Em “Espírito Jovem” (2018), a protagonista Violet Valenski (Elle Fanning) é uma jovem socialmente reclusa aspirante a cantora que visa sair de sua pequena cidade europeia e ir para debaixo dos holofotes do mundo da música. Sua mãe, Marla (Agnieszka Grochowska), é uma garçonete e dona de casa solteira resignada e rigorosa, que num primeiro momento não aparenta estar aberta às escolhas de sua filha. Em uma de suas noites cantando num karaokê para uma plateia quase inteiramente composta de indigentes, Violet conhece Vlad (Zlatko Burić), um ex cantor de ópera – e agora alcoólatra – que elogia sua habilidade vocal e a oferece carona para casa.

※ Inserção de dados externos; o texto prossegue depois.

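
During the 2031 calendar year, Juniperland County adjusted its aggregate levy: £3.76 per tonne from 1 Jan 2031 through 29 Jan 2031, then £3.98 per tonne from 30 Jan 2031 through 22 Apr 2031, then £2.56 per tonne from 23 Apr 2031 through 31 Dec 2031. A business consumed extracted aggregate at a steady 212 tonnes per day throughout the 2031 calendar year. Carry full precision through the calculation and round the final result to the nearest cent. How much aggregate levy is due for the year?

1 Jan – 29 Jan 2031: 29 days × 212 tonnes/day = 6,148 tonnes at £3.76/tonne → £23,116.48
30 Jan – 22 Apr 2031: 83 days × 212 tonnes/day = 17,596 tonnes at £3.98/tonne → £70,032.08
23 Apr – 31 Dec 2031: 253 days × 212 tonnes/day = 53,636 tonnes at £2.56/tonne → £137,308.16

£230,456.72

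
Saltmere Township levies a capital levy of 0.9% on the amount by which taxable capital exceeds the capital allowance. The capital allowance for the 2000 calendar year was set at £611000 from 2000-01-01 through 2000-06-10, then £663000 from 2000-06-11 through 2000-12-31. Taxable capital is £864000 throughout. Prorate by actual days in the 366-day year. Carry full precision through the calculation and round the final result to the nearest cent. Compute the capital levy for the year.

2000-01-01 to 2000-06-10: 162 days, exemption £611000 → (£864000 − £611000) × 0.9% × 162/366 = £1007.8525
2000-06-11 to 2000-12-31: 204 days, exemption £663000 → (£864000 − £663000) × 0.9% × 204/366 = £1008.2951
Total = £2016.1475

£2016.15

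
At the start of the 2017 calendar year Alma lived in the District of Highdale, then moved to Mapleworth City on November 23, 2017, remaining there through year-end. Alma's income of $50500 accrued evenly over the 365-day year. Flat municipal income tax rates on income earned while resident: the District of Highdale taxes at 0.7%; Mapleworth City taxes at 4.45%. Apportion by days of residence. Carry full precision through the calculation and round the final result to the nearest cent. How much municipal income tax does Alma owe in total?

$555.85

The District of Highdale, January 1 – November 22, 2017: 326 days → $50500 × 0.7% × 326/365 = $315.7288
Mapleworth City, November 23 – December 31, 2017: 39 days → $50500 × 4.45% × 39/365 = $240.1171
Total = $555.8459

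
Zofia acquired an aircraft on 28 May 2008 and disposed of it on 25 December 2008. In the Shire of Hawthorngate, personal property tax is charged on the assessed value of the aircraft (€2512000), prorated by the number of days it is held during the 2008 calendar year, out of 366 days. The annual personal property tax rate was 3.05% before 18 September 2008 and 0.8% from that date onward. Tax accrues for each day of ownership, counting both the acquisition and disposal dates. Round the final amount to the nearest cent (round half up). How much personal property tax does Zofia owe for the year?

€29090.47

28 May – 17 September 2008: 113 days at 3.05% → €2512000 × 3.05% × 113/366 = €23654.6667
18 September – 25 December 2008: 99 days at 0.8% → €2512000 × 0.8% × 99/366 = €5435.8033
Total = €29090.4699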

Receosa de se aproximar dele num primeiro momento, a jovem acaba tendo que forjar uma relação pois precisa de um responsável maior de idade para acompanhá-la na inscrição do concurso de canto Teen Spirit (título original do filme). Vlad aceita a proposta de acompanhá-la com a condição de atuar como seu empresário e receber uma parcela do que ela ganhar caso vire um sucesso. Está estabelecida aí a premissa das relações centrais do filme.

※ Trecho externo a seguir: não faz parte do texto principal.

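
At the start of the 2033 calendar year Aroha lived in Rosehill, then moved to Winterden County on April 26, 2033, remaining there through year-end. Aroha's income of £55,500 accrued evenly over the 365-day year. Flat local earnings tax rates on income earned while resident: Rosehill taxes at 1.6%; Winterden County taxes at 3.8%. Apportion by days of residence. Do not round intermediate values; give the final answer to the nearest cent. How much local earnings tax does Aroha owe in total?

£1,724.30

Rosehill, January 1 – April 25, 2033: 115 days → £55,500 × 1.6% × 115/365 = £279.7808
Winterden County, April 26 – December 31, 2033: 250 days → £55,500 × 3.8% × 250/365 = £1,444.5205
Total = £1,724.3014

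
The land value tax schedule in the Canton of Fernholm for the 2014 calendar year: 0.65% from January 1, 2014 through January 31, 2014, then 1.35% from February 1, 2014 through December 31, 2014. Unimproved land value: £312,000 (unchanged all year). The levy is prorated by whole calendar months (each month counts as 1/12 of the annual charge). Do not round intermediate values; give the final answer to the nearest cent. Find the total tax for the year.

£4,030.00

January 1 – January 31, 2014: 1 month at 0.65% → £312,000 × 0.65% × 1/12 = £169.0000
February 1 – December 31, 2014: 11 months at 1.35% → £312,000 × 1.35% × 11/12 = £3,861.0000
Total = £4,030.0000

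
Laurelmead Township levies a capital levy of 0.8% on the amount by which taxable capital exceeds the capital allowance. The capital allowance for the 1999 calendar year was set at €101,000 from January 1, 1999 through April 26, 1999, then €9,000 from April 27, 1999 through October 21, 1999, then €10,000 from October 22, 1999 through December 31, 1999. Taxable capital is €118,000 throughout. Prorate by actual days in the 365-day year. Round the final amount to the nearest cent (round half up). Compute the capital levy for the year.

€636.54

January 1 – April 26, 1999: 116 days, exemption €101,000 → (€118,000 − €101,000) × 0.8% × 116/365 = €43.2219
April 27 – October 21, 1999: 178 days, exemption €9,000 → (€118,000 − €9,000) × 0.8% × 178/365 = €425.2493
October 22 – December 31, 1999: 71 days, exemption €10,000 → (€118,000 − €10,000) × 0.8% × 71/365 = €168.0658
Total = €636.5370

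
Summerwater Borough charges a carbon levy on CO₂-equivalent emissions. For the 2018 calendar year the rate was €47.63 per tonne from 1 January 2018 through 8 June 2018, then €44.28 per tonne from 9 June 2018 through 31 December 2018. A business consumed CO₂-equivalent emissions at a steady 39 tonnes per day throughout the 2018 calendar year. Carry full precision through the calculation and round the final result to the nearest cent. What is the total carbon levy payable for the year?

€651,099.15

1 January – 8 June 2018: 159 days × 39 tonnes/day = 6,201 tonnes at €47.63/tonne → €295,353.63
9 June – 31 December 2018: 206 days × 39 tonnes/day = 8,034 tonnes at €44.28/tonne → €355,745.52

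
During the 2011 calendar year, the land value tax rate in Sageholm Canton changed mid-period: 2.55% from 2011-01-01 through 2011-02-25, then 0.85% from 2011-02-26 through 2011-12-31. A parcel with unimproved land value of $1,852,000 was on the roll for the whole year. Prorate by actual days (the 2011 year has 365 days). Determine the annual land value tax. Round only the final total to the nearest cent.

$20,572.42

2011-01-01 to 2011-02-25: 56 days at 2.55% → $1,852,000 × 2.55% × 56/365 = $7,245.6329
2011-02-26 to 2011-12-31: 309 days at 0.85% → $1,852,000 × 0.85% × 309/365 = $13,326.7890
Total = $20,572.4219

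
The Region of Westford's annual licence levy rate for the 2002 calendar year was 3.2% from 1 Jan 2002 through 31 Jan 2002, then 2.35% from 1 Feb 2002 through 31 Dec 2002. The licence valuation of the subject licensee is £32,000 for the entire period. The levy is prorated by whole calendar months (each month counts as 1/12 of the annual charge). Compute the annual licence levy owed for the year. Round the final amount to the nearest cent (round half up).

£774.67

1 Jan – 31 Jan 2002: 1 month at 3.2% → £32,000 × 3.2% × 1/12 = £85.3333
1 Feb – 31 Dec 2002: 11 months at 2.35% → £32,000 × 2.35% × 11/12 = £689.3333
Total = £774.6667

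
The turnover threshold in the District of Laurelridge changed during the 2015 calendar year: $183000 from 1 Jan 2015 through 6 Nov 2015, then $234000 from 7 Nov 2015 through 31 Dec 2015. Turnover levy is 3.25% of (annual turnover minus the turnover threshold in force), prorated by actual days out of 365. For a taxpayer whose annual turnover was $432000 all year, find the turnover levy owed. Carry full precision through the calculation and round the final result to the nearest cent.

$7842.74

1 Jan – 6 Nov 2015: 310 days, exemption $183000 → ($432000 − $183000) × 3.25% × 310/365 = $6873.0822
7 Nov – 31 Dec 2015: 55 days, exemption $234000 → ($432000 − $234000) × 3.25% × 55/365 = $969.6575
Total = $7842.7397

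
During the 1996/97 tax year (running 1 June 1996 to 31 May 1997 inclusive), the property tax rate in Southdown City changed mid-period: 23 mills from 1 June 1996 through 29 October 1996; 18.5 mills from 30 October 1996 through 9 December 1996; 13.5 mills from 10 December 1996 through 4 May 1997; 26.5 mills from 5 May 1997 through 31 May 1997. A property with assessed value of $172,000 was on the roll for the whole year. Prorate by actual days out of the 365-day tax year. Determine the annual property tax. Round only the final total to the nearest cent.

1 June – 29 October 1996: 151 days at 23 mills → $172,000 × 2.3% × 151/365 = $1,636.5918
30 October – 9 December 1996: 41 days at 18.5 mills → $172,000 × 1.85% × 41/365 = $357.4301
10 December 1996 – 4 May 1997: 146 days at 13.5 mills → $172,000 × 1.35% × 146/365 = $928.8000
5 May – 31 May 1997: 27 days at 26.5 mills → $172,000 × 2.65% × 27/365 = $337.1671
Total = $3,259.9890

$3,259.99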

Na sua trajetória em busca do sucesso, Violet terá diversos momentos de performance musical os quais serão estilizados no feitio de um videoclipe de música pop. As músicas apesar de complementarem o emocional vago da personagem – cuja interpretação é pela maior parte do tempo introspectiva – são menos um suporte para a narrativa do que uma pausa para um espetáculo. Há uma estrutura meio episódica na estória – como de habitual em musicais -, que nesse caso parece saltar de um videoclipe para o outro com uma certa contextualização nos ínterins. Se enxugados os atrativos estilísticos, tais como a fotografia que varia entre os tons pastéis numa cena externa de um pôr do Sol e fortes luzes neon numa sequência musical ou a trilha sonora produzida nos moldes de um autêntico hit de música pop, a estória em si não comove tanto e não apresenta uma construção muito além do ordinário.

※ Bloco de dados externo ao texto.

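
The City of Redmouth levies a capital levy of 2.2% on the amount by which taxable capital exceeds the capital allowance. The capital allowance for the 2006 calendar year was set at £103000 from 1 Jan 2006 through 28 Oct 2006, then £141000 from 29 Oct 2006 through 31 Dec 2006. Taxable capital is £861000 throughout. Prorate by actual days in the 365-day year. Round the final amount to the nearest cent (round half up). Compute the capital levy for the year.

1 Jan – 28 Oct 2006: 301 days, exemption £103000 → (£861000 − £103000) × 2.2% × 301/365 = £13751.9890
29 Oct – 31 Dec 2006: 64 days, exemption £141000 → (£861000 − £141000) × 2.2% × 64/365 = £2777.4247
Total = £16529.4137

£16529.41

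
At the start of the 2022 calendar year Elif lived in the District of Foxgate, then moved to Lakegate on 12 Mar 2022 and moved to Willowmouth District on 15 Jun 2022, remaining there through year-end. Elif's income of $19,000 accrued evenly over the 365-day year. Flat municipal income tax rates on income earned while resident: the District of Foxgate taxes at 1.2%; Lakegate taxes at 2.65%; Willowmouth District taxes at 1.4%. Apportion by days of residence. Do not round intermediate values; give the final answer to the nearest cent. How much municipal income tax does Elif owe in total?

$320.53

The District of Foxgate, 1 Jan – 11 Mar 2022: 70 days → $19,000 × 1.2% × 70/365 = $43.7260
Lakegate, 12 Mar – 14 Jun 2022: 95 days → $19,000 × 2.65% × 95/365 = $131.0479
Willowmouth District, 15 Jun – 31 Dec 2022: 200 days → $19,000 × 1.4% × 200/365 = $145.7534
Total = $320.5274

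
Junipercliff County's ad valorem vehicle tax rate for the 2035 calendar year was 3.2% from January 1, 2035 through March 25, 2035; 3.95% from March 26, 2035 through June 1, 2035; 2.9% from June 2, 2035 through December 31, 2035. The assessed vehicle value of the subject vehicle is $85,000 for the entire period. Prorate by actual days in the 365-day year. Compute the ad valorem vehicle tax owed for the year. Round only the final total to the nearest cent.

January 1 – March 25, 2035: 84 days at 3.2% → $85,000 × 3.2% × 84/365 = $625.9726
March 26 – June 1, 2035: 68 days at 3.95% → $85,000 × 3.95% × 68/365 = $625.5068
June 2 – December 31, 2035: 213 days at 2.9% → $85,000 × 2.9% × 213/365 = $1,438.4795
Total = $2,689.9589

$2,689.96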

Todos os conflitos são resolvidos ao longo da história sem grande empecilho, o que enfraquece a potência dramática do roteiro. Por exemplo, quando Violet perde uma das etapas preliminares para participar do concurso Teen Spirit, pouco depois ela descobre que houve um engano dos juízes pois a participante que havia de fato ganhado estava trapaceando pois ela já havia ganhado outro concurso anteriormente, e não poderia estar participando desse. E assim se comportam todas as possíveis pedras no caminho da protagonista, calmamente se retirando após terem gerado o mínimo suspense necessário para impulsionar a narrativa. Todo o conflito e o grande peso da estória parece estar localizado fora daquilo que o filme nos mostra.
Os personagens centrais – Violet, sua mãe e Vlad – todos claramente possuem um passado amargurado o qual não é aprofundado ou bem situado, mas apenas estabelecido para que justifique o comportamento dos personagens e fomente a empatia por eles. A questão, entretanto, é: pelo que deveríamos sentir empatia exatamente? O drama que o filme escolheu de fato recortar das vidas desses personagens e nos mostrar não tem o peso ao qual ele aspira ter, mas parece depender meramente do fato de que as pessoas vivendo ele já iniciaram essa jornada quebradas e traumatizadas. Uma vez, contudo, que a jornada se inicia, é quase tudo resolução e boas chances. O acaso sorri repentinamente para eles, e permite que eles sejam felizes novamente. Tão arbitrário quanto a personalidade fragilizada desses personagens é sua restauração e reconciliação entre si e consigo mesmos.